One of my pet peeves is not getting that appointment especially with those accounts that don't wanna show the love or bother to even commit to an appointment. (passing on my stuff is a whole other convo but I will get to that later if I still care)
Lets get creative you're not going to let little things like that prevent you from achieving your objectives are you? - (im just lazy!!..haha thats the response I give to my own statement!! just wanted to let you guys know)

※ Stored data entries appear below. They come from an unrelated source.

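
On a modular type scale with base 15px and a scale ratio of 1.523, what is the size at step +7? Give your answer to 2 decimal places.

285.10px

15.0 × 1.523⁷ = 15.0 × 19.00638 ≈ 285.10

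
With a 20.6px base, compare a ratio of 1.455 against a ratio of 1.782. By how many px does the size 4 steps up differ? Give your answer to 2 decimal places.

At 1.455: 20.6 × 1.455⁴ = 92.3250px
At 1.782: 20.6 × 1.782⁴ = 207.7294px
Difference: 207.7294 − 92.3250 = 115.4044px

115.40px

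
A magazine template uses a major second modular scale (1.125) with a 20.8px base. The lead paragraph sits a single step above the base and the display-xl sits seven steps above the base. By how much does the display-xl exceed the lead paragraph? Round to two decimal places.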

Send a plant, flowers or a small gift - You will be amazed how much ice you can melt with a small gift. Flowers can get through a brick wall no matter how thick it is even in sexual relationships! Ok honestly giftbaskets are kinda ghay I take that one back. (gonna stop using the word ghay, I watched Glee lastnight, did you guys see the part where the ghay kids dad ripped the jock dude a new asshole for using the word fag in his house?? I felt bad for using that word all these years I was upset it made me feel like a fag!)
Get close to the person who knows your account best - Find out what your account likes. His/her typical schedule - arrival and departure times. Gather information, stalk them!! Creep their facebook, befriend their mom and go on grocery shopping dates with her. Sleep with their boyfriend!!
Send a provocative email without being provoking...oohh you perverts!! I know what your thinking!!!..send me a practice email!!!! (note if big brother is watching the emails don't read any further) Ask questions or make statements in the letter that make the account think you and lie lie lie lie lie!!!. Don't sell your product, just pique interest tease them like how sideboob has that effect on guys regardless if its from a man or women and sell an appointment you need to earn your check or you might lose your job.
Take a risk, take a chance. Don't be afraid to make a mistake everyone judges everyone anyways, don't be afraid to fail remember Micheal Bolton couldn't come to your bday party but you tried which says alot, don't worry about rejection your doing fine eventhough you're not your moms favorite daughter.
I can't go on anymore, I'm tired of writing with all the time spent on this I could have used it making appointments!